The last shipment of paper ballots to the state, which is destined for Montgomery County, is expected to arrive this morning, said Tom Feehan, Diebold's project manager in Maryland, at a meeting yesterday of the State Board of Elections. But as of yesterday evening, Prince George's County officials said they were still missing three ballot styles.

"This really puts everybody in a bad squeeze," said Joan Beck, a state elections board member.

Staff members said yesterday that voters would not be disenfranchised as long as they contacted their local elections office and explained their travel schedule. Under that scenario, the ballot could be faxed - even overseas - to the voter and then returned in the same manner. An election official would then transcribe the votes onto an official ballot.

Baltimore County Elections Director Jacqueline McDaniel said she ordered 60 percent more absentee ballots than she did four years ago but that she's still running out of them in some districts.

"What's wrong is both parties telling everyone under the sun to vote absentee and not giving us any time to prepare," McDaniel said. "It is political, and they shouldn't be bringing that into this office because we're nonpartisan."

Martin and Arlene Kurland of Pikesville tried to vote at the same time as Cox but couldn't because the office was out of ballots for their precinct. They said their encounter didn't give them much confidence in the system.

"I'm so frustrated," Martin Kurland said. "Is it worth voting? I don't know if my vote is going to count."
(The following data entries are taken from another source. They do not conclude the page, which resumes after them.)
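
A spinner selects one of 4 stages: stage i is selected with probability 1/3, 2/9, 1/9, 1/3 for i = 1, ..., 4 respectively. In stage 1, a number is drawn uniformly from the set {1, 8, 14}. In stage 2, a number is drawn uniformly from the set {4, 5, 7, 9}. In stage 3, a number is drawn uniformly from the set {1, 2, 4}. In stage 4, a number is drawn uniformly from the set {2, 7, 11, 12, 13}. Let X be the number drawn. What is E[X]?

389/54

E[X | stage 1] = (1+8+14)/3 = 23/3.
E[X | stage 2] = (4+5+7+9)/4 = 25/4.
E[X | stage 3] = (1+2+4)/3 = 7/3.
E[X | stage 4] = (2+7+11+12+13)/5 = 9.
E[X] = (1/3)·(23/3) + (2/9)·(25/4) + (1/9)·(7/3) + (1/3)·(9) = 389/54.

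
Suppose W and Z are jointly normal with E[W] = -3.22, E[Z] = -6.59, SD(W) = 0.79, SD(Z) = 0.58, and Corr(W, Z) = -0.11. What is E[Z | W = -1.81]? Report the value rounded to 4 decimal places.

E[Z | W=x] = μ_Z + ρ(σ_Z/σ_W)(x − μ_W) for jointly normal variables.
E[Z | W=-1.81] = -6.59 + (-0.11)·(0.58/0.79)·(-1.81 − (-3.22)) = -6.59 + (-0.080759)·(1.41) = -6.7039.

-6.7039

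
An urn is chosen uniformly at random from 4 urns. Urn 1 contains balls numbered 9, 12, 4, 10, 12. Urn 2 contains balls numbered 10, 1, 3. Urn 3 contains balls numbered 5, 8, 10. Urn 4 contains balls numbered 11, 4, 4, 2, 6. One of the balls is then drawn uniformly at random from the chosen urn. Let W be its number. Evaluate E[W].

407/60

E[W | urn 1] = (9+12+4+10+12)/5 = 47/5.
E[W | urn 2] = (10+1+3)/3 = 14/3.
E[W | urn 3] = (5+8+10)/3 = 23/3.
E[W | urn 4] = (11+4+4+2+6)/5 = 27/5.
By the law of total expectation,
E[W] = (1/4)·(47/5) + (1/4)·(14/3) + (1/4)·(23/3) + (1/4)·(27/5) = 407/60.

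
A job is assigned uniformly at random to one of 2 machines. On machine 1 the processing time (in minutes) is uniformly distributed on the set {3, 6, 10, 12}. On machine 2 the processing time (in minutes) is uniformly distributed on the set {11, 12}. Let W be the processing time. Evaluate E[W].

E[W | machine 1] = (3+6+10+12)/4 = 31/4.
E[W | machine 2] = (11+12)/2 = 23/2.
By the law of total expectation,
E[W] = (1/2)·(31/4) + (1/2)·(23/2) = 77/8.

77/8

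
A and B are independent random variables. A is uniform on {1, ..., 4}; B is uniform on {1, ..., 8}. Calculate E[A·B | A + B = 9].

Outcomes with A + B = 9: (1,8), (2,7), (3,6), (4,5), each with probability 1/32.
E[A·B | A + B = 9] = (8 + 14 + 18 + 20) / 4 = 15.

15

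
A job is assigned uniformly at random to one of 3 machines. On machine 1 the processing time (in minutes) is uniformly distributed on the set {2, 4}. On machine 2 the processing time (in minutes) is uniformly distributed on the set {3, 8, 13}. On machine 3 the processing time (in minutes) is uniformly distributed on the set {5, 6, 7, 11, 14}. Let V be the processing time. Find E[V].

E[V | machine 1] = (2+4)/2 = 3.
E[V | machine 2] = (3+8+13)/3 = 8.
E[V | machine 3] = (5+6+7+11+14)/5 = 43/5.
By the law of total expectation,
E[V] = (1/3)·(3) + (1/3)·(8) + (1/3)·(43/5) = 98/15.

98/15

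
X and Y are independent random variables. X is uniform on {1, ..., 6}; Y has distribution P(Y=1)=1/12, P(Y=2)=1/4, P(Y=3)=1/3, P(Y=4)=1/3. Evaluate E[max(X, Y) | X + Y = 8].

54/11

P(X + Y = 8) = 11/72.
Summing max(X,Y)·P(x,y) over outcomes with X + Y = 8 gives 3/4.
E[max(X, Y) | X + Y = 8] = (3/4) / (11/72) = 54/11.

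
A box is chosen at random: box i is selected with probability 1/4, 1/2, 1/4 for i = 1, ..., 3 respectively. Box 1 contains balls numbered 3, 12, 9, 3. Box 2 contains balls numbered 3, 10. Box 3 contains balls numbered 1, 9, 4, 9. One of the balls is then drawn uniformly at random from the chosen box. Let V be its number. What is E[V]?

E[V | box 1] = (3+12+9+3)/4 = 27/4.
E[V | box 2] = (3+10)/2 = 13/2.
E[V | box 3] = (1+9+4+9)/4 = 23/4.
E[V] = (1/4)·(27/4) + (1/2)·(13/2) + (1/4)·(23/4) = 51/8.

51/8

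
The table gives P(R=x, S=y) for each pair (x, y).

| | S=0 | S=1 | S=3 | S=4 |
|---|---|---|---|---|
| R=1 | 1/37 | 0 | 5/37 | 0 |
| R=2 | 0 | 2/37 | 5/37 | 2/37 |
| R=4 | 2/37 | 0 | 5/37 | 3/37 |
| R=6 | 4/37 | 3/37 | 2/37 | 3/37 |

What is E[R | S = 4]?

P(S = 4) = 8/37.
Σ R·P over the event = 2·(2/37) + 4·(3/37) + 6·(3/37) = 34/37.
E[R | S = 4] = (34/37) / (8/37) = 17/4.

17/4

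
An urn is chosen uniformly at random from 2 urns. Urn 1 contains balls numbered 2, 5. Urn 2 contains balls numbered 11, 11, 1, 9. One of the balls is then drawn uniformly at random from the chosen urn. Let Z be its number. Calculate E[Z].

E[Z | urn 1] = (2+5)/2 = 7/2.
E[Z | urn 2] = (11+11+1+9)/4 = 8.
E[Z] = (1/2)·(7/2) + (1/2)·(8) = 23/4.

23/4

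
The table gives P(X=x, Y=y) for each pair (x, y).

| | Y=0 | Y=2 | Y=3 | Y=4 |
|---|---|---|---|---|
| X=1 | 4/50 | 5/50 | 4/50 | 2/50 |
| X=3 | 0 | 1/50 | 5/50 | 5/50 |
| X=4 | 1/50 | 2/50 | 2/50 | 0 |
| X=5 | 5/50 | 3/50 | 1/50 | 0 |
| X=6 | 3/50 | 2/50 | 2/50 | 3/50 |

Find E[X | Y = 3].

22/7

P(Y = 3) = 7/25.
Σ X·P over the event = 1·(4/50) + 3·(5/50) + 4·(2/50) + 5·(1/50) + 6·(2/50) = 22/25.
E[X | Y = 3] = (22/25) / (7/25) = 22/7.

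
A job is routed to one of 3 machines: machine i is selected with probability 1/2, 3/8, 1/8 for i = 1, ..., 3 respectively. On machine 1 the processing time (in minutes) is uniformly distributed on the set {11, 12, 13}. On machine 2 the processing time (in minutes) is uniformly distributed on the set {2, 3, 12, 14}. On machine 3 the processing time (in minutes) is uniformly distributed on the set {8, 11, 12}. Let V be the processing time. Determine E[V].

E[V | machine 1] = (11+12+13)/3 = 12.
E[V | machine 2] = (2+3+12+14)/4 = 31/4.
E[V | machine 3] = (8+11+12)/3 = 31/3.
By the law of total expectation,
E[V] = (1/2)·(12) + (3/8)·(31/4) + (1/8)·(31/3) = 979/96.

979/96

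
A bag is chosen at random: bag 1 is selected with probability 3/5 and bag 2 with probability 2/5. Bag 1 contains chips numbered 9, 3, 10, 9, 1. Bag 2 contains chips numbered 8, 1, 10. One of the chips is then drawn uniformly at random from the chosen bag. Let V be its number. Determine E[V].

478/75

E[V | bag 1] = (9+3+10+9+1)/5 = 32/5.
E[V | bag 2] = (8+1+10)/3 = 19/3.
E[V] = (3/5)·(32/5) + (2/5)·(19/3) = 478/75.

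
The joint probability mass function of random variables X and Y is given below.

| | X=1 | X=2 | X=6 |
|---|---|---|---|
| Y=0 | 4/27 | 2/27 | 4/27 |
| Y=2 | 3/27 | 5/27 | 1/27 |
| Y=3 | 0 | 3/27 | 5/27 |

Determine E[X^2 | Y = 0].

P(Y = 0) = 10/27.
Summing X^2·P(X=x,Y=y) over the conditioning event gives 52/9.
E[X^2 | Y = 0] = (52/9) / (10/27) = 78/5.

78/5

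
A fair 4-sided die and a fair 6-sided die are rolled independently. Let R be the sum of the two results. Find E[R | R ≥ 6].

P(R ≥ 6) = 7/12.
Σ over the event: 6·1/6 + 7·1/6 + 8·1/8 + 9·1/12 + 10·1/24 = 13/3.
E[R | R ≥ 6] = (13/3) / (7/12) = 52/7.

52/7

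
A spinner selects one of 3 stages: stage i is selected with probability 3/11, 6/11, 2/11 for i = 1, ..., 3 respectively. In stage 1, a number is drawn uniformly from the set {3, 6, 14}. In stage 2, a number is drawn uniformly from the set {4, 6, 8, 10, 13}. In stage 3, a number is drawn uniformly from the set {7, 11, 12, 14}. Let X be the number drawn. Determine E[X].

E[X | stage 1] = (3+6+14)/3 = 23/3.
E[X | stage 2] = (4+6+8+10+13)/5 = 41/5.
E[X | stage 3] = (7+11+12+14)/4 = 11.
By the law of total expectation,
E[X] = (3/11)·(23/3) + (6/11)·(41/5) + (2/11)·(11) = 471/55.

471/55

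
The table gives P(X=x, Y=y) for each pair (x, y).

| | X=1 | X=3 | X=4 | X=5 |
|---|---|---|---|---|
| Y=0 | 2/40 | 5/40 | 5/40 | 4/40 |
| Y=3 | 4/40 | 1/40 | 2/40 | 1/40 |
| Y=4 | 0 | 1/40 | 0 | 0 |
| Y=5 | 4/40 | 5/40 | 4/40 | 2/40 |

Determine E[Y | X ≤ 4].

30/11

P(X ≤ 4) = 33/40.
Summing Y·P(X=x,Y=y) over the conditioning event gives 9/4.
E[Y | X ≤ 4] = (9/4) / (33/40) = 30/11.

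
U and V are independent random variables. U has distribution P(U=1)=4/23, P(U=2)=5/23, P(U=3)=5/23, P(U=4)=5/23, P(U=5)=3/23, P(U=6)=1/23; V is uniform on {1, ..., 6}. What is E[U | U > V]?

190/47

P(U > V) = 47/138.
Summing U·P(x,y) over outcomes with U > V gives 95/69.
E[U | U > V] = (95/69) / (47/138) = 190/47.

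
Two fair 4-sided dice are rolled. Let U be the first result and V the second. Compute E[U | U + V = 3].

Outcomes with U + V = 3: (1,2), (2,1), each with probability 1/16.
E[U | U + V = 3] = (1 + 2) / 2 = 3/2.

3/2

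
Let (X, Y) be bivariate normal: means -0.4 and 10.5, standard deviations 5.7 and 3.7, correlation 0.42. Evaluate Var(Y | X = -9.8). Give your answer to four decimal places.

Var(Y | X=x) = (1 − ρ²)·σ_Y².
Var(Y | X=-9.8) = (3.7)²·(1 − (0.42)²) = 13.69·0.8236 = 11.2751.

11.2751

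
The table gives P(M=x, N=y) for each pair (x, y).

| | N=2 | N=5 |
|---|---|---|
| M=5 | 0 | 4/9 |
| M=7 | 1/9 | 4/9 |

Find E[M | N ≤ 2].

P(N ≤ 2) = 1/9.
Σ M·P over the event = 7·(1/9) = 7/9.
E[M | N ≤ 2] = (7/9) / (1/9) = 7.

7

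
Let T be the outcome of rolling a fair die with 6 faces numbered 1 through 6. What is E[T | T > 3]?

Given T > 3, T is equally likely to be any of {4, 5, 6}.
E[T | T > 3] = (4 + 5 + 6) / 3 = 5.

5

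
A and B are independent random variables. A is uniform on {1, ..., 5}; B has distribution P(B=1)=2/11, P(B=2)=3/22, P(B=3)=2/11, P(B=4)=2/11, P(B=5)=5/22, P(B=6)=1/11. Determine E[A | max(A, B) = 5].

15/4

P(max(A, B) = 5) = 4/11.
Summing A·P(x,y) over outcomes with max(A, B) = 5 gives 15/11.
E[A | max(A, B) = 5] = (15/11) / (4/11) = 15/4.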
Cox, who is legally blind, had been an advocate for the touch-screen voting machines - which Ehrlich is now suggesting Marylanders avoid - because they have an audio ballot component that allows those who can't see to vote in privacy. When Cox voted in the primary, the audio function wasn't working, so she had to get her son Tanner, who's in the fifth grade, to read the ballot for her.

Yesterday, an aide had to read the ballot to Cox and mark the selection. But that wasn't the only snag. At first, the elections officials mistakenly gave her a ballot for the 11th Legislative District, not the 42nd District, where she lives.

"It's a little disconcerting that this late in the game we have these problems," she said.


Here are some answers to common questions about absentee ballots:

Q. If I have requested an absentee ballot but now want to vote in person on Election Day, can I do that?

A. Yes, but you will be required to vote on a provisional ballot at the precinct. Before counting the provisional ballot, election officials will check whether you returned your absentee ballot. This is done to ensure people don't vote twice.

Q. What is the deadline for returning my absentee ballot?

A. Absentee ballots must be postmarked by Nov. 6 and received by 10 a.m. on Nov. 17.

Q. What if I decide that I want an absentee ballot after today's mail-in deadline?

A. You can download a late absentee ballot application from the State Board of Elections' Web site, Take the application to your local election office and vote there.